I have a grand plan for my finances, and, overall, my wife and I have made a lot of progress since we moved back to Canada six years ago. When we first moved back to Canada and I started investing in the stock market, we invested almost all of our liquid assets. Those investments aside, we were basically living month to month. There were even two or three times that we (and I consider this a cardinal sin) carried a balance on our credit cards.

Fast forward six years. We certainly won’t be on the list of Canada’s Richest People soon (OK, ever) but we’ve done well enough in the markets, and have developed a reasonable (approximately $500) monthly cashflow from dividend-paying stocks. We’ve put aside all the money we plan to for our kids’ RESP’s, and we’ve maxed out out TFSA’s every year except this year (which we will, we just haven’t done so yet).

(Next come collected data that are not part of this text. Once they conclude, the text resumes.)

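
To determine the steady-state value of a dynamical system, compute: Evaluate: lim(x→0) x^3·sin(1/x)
Squeeze theorem: -|x^3| ≤ x^3·sin(1/x) ≤ |x^3|
Since x^3 → 0 as x → 0, by squeeze theorem the limit is 0

Answer: 0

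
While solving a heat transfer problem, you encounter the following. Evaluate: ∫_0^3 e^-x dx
Antiderivative: -e^-x
Evaluate: -(e^-3 - 1)

Answer: (e^-3 - 1)/(-1)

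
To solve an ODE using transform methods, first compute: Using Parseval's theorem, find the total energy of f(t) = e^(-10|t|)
Parseval's theorem: E = integral |f(t)|^2 dt = (1/2pi) integral |F(omega)|^2 domega
E = integral_{-inf}^{inf} e^(-20|t|) dt = 2 * integral_0^inf e^(-20t) dt = 2/(2 * 10) = 1/10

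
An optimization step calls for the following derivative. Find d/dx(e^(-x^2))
Chain rule: d/dx[e^u] = e^u · u' where u = -x^2
u' = -2x

Answer: -2x·e^(-x^2)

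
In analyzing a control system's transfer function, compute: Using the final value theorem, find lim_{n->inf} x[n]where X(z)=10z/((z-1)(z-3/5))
Final value theorem: lim x[n] = lim_{z->1} (z-1)*X(z)
(z-1)*X(z) = 10z/(z-3/5)
As z->1: 10/(1 - 3/5) = 10/(2/5) = 25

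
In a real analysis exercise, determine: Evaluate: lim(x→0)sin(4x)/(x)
L'Hôpital (0/0): lim 4cos(4x)/1=4/1

Answer: 4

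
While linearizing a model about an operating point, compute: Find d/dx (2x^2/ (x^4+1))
Quotient rule: (f/g)' = (f'g - fg')/g²
f = 2x^2, f' = 4x
g = x^4+1, g' = 4x^3

Answer: (4x·(x^4+1)-8x^5)/(x^4+1)²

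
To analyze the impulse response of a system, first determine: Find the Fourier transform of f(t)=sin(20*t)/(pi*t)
sin(W * t)/(pi * t)=(W/pi) * sinc(W * t/pi) is the impulse response of the ideal low-pass filter with cutoff W (here W=20).
Its Fourier transform is a rectangular function:
F(omega)=1 for |omega| < 20, 0 otherwise

Answer: rect(omega/40) [i.e., 1 for |omega| < 20, 0 otherwise]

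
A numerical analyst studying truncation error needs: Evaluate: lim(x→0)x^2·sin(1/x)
Squeeze theorem: -|x^2| ≤ x^2·sin(1/x) ≤ |x^2|
Since x^2 → 0 as x → 0, by squeeze theorem the limit is 0

Answer: 0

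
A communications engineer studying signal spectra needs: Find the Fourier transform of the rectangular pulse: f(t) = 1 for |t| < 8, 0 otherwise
F(omega)=integral from -8 to 8 of e^(-j*omega*t) dt
=2*sin(8*omega)/omega=16*sinc(8*omega/pi)

Answer: 2*sin(8*omega)/omega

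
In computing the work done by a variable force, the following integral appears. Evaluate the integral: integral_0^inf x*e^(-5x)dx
This is a Gamma integral. Substitute u = 5x (du = 5 dx):
integral_0^inf x * e^(-5x) dx = (1/5^2) integral_0^inf u^1 * e^(-u) du
= Gamma(2)/5^2 = 1!/5^2 = 1/25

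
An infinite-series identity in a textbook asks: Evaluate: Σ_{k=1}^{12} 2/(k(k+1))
Partial fractions: 2/(k(k + 1)) = 2/k - 2/(k + 1)
Telescoping sum: 2(1 - 1/13) = 2·12/13

Answer: 24/13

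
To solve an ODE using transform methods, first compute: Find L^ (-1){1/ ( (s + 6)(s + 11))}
Partial fractions: 1/((s+6)(s+11)) = A/(s+6)+B/(s+11)
Cover-up: A = 1/(s+11)|_{s = -6} = 1/5; B = 1/(s+6)|_{s = -11} = -1/5
L^(-1) = (1/5)e^(-6t) - (1/5)e^(-11t)

Answer: (1/5)(e^(-6t) - e^(-11t))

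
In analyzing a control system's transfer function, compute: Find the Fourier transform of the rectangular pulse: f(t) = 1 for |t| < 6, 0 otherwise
F(omega)=integral from -6 to 6 of e^(-j*omega*t) dt
=2*sin(6*omega)/omega=12*sinc(6*omega/pi)

Answer: 2*sin(6*omega)/omega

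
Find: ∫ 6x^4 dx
Using power rule: ∫ 6x^4 dx=6/5 x^5+C=(6/5)x^5+C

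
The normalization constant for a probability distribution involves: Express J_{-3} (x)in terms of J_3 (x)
For integer n: J_{-n}(x)=(-1)^n J_n(x)
With n=3: J_{-3}(x)=(-1)^3 J_3(x)=-J_3(x)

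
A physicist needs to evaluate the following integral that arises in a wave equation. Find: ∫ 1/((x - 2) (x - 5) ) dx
Partial fractions: 1/((x-2)(x-5))=A/(x-2)+B/(x-5)
A=-1/3, B=1/3
∫ [-1/3· 1/(x-2)+1/3· 1/(x-5)] dx
=(1/3)[ln|x-5| - ln|x-2|]+C

Answer: (1/3)·ln|(x-5)/(x-2)|+C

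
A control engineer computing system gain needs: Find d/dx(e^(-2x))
Chain rule: d/dx[e^u]=e^u · u' where u=-2x
u'=-2

Answer: -2·e^(-2x)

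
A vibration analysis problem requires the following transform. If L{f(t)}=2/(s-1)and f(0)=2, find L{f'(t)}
L{f'(t)} = s·F(s) - f(0) = 2s/(s-1) - 2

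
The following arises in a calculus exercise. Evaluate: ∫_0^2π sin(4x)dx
Antiderivative: -cos(4x)/4
Evaluate at bounds: [-cos(4·2π)/4] - [-cos(4·0)/4]
=(-(1)+(1))/4=0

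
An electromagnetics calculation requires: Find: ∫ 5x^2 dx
Using power rule: ∫ 5x^2 dx = 5/3 x^3+C = (5/3)x^3+C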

So what’s the problem, you ask. And well you might. I know enough to know that there are a lot of people out there who would kill to be in our shoes. We’ve earned what we have by living cheaply, learning about investing, and being willing to take calculated risks in the markets, so we haven’t had very much handed to us, but I do realize that some people would roll their eyes at my current worries.

Here’s the situation:

Since moving back to Canada, my job has never been stable. I know that this is normal for lots of people, but the stability of a regular paycheque is one of the reasons I went into my current profession. Things certainly haven’t turned out as I expected. The uncertainty has been particulary hard on my wife. To make a long story short, I followed my interests and talents, and have cornered myself into a fairly specialized field that only works with direct government support; support that the government is increasingly reluctant to provide. I’ve worked in my field most, but not all, of the past six years. Barring a minor miracle, I will be laid off within the year, possibly as early as September, or as late as March; the question seems to be when, not if.

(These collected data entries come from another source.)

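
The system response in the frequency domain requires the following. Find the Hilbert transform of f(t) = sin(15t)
The Hilbert transform shifts each frequency component by -pi/2.
H{sin(wt)} = -cos(wt)
With w = 15: H{sin(15t)} = -cos(15t)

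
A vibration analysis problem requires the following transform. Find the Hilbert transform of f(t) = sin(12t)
The Hilbert transform shifts each frequency component by -pi/2.
H{sin(wt)}=-cos(wt)
With w=12: H{sin(12t)}=-cos(12t)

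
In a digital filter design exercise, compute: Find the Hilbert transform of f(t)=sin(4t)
The Hilbert transform shifts each frequency component by -pi/2.
H{sin(wt)} = -cos(wt)
With w = 4: H{sin(4t)} = -cos(4t)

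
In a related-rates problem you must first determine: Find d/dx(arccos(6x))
d/dx[arccos(u)]=-u'/√(1-u²), u=6x, u'=6

Answer: -6/√(1 - 36x²)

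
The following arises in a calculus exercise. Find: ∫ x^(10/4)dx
Power rule: ∫ x^(5/2) dx = x^(7/2)/(7/2)+C

Answer: (2/7)·x^(7/2)+C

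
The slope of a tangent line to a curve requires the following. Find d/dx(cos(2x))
Chain rule: d/dx[cos(u)]=-sin(u)·u' where u=2x
u'=2

Answer: -2·sin(2x)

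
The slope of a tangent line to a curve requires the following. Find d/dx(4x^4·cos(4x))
Product rule: (fg)'=f'g + fg'
f=4x^4, f'=16x^3
g=cos(4x), g'=-4·sin(4x)

Answer: 16x^3·cos(4x) - 16x^4·sin(4x)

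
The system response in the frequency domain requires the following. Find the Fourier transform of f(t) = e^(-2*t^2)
The Fourier transform of a Gaussian e^(-a*t^2) is sqrt(pi/a)*e^(-omega^2/(4a)).
With a=2: F(omega)=sqrt(pi/2)*e^(-omega^2/8)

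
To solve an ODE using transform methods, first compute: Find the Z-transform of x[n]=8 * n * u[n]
Z{n * u[n]} = z/(z-1)^2
By linearity: Z{8 * n * u[n]} = 8z/(z-1)^2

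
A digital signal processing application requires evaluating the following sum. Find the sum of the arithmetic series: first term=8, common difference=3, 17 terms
Last term: a_n = 8 + (17 - 1)·3 = 56
Sum = n(a_1 + a_n)/2 = 17(8 + 56)/2 = 544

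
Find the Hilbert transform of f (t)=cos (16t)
The Hilbert transform shifts each frequency component by -pi/2.
H{cos(wt)}=sin(wt)
With w=16: H{cos(16t)}=sin(16t)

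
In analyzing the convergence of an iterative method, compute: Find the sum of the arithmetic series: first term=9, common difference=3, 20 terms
Last term: a_n=9 + (20 - 1)·3=66
Sum=n(a_1 + a_n)/2=20(9 + 66)/2=750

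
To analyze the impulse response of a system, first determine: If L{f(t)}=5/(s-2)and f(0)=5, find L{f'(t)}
L{f'(t)} = s·F(s) - f(0) = 5s/(s-2) - 5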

Because my job security has always been low, I’ve let cash balances in various accounts pile up. At this point, we’re about a third in cash. The quandry I’m in is what to do with all that cash. The options seem to be:

  1. Make a huge payment on our house’s LoC (this is how we’re paying off out house; we don’t have a conventional mortgage)
  2. Dive in and buy enough divvy stocks to (almost) cover our monthly carrying costs passively.
  3. Some combination of the above two.

When we first came back from overseas, we didn’t have as much money as we do now, and we didn’t think that we had much of a choice: we had to get into the market to give ourselves any chance of ever being able to buy a house and/or retire. We also had hopes that things would work out at my job, which they haven’t; I feel much more insecure now than I did when we first returned. The point is that, because of that (misplaced) optimism, we were more willing to take chances with money. Now, with the writing on the wall at work, I really feel that I simply can’t afford to make any mistakes. Rolling the dice with a few tens of thousands of dollars is one thing; with roughly 200K, it’s very different. [For those of you rolling your eyes at “Rich People’s Problems”, remember: the problem is my unreliable future income. I’m sure we can all agree that 200K is not enough money to buy a house, raise a family, and retire on.]

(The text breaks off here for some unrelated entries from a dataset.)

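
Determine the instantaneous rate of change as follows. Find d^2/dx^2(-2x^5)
Apply power rule 2 times:
d^1: -10x^4
d^2: -40x^3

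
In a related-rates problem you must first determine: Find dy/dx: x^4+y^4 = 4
Differentiate: 4x^3 + 4y^3·(dy/dx)=0
dy/dx=-4x^3/(4y^3)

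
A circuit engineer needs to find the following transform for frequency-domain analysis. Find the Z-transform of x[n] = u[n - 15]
Using the time-shift property: Z{u[n-15]}=z^(-15)*z/(z-1)
=z^(-14)/(z-1)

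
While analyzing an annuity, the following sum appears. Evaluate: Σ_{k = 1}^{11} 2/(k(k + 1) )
Partial fractions: 2/(k(k + 1)) = 2/k - 2/(k + 1)
Telescoping sum: 2(1 - 1/12) = 2·11/12

Answer: 11/6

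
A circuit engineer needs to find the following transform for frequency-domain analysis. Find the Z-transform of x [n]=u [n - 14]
Using the time-shift property: Z{u[n-14]}=z^(-14) * z/(z-1)
=z^(-13)/(z-1)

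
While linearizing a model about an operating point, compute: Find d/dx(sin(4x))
Chain rule: d/dx[sin(u)]=cos(u)·u' where u=4x
u'=4

Answer: 4·cos(4x)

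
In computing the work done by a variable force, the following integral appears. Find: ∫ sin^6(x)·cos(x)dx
Let u=sin(x), du=cos(x) dx
∫ u^6 du=u^7/7+C

Answer: sin^7(x)/7+C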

Normally, the go-to advice would be to put dividend earnings back into more stocks. When your time horizon is years or decades away, it’s hard to beat that approach. The thing that worries me is I may need the money much sooner, and possibly without a lot of notice. We all saw what happened when Ben Bernanke mentioned the dreaded “T” word. When the tapering begins, which it surely must, what will happen to the markets? Conceiveably, markets could fall 15-25% , and I could then need to start selling stocks to cover my family’s basic living expenses a few weeks later.

I’m at a loss as to what to do, and that most feared enemy of progress, inertia, has taken hold; I’ve been sitting still for so long that it takes a lot more conviction than normal to plunk my money down to buy new stock.

Lest you think I’m just sitting here crying in my (discount) beer, I have a backup plan in place (working construction, which I haven’t done for almost twenty years) and I am retraining for a hoped move into a career as an accountant. Those plans notwithstanding, I feel I am at a crossroads. To be perfectly honest, I would feel like a phoney doling out thoughts on financial planning when I’m in a state of paralysis myself. This, as much as the extra time needed for the courses I’m taking, as well as extra summer projects around the house, is why my production at this blog has fallen off so much recently. I hope to get back on track at some point, but I fear it will be at least a little while until I can give LoonieLover the attention it deserves.

Thoughts? Comments? Questions? Really well-paying job offers? I’d be glad for any of these.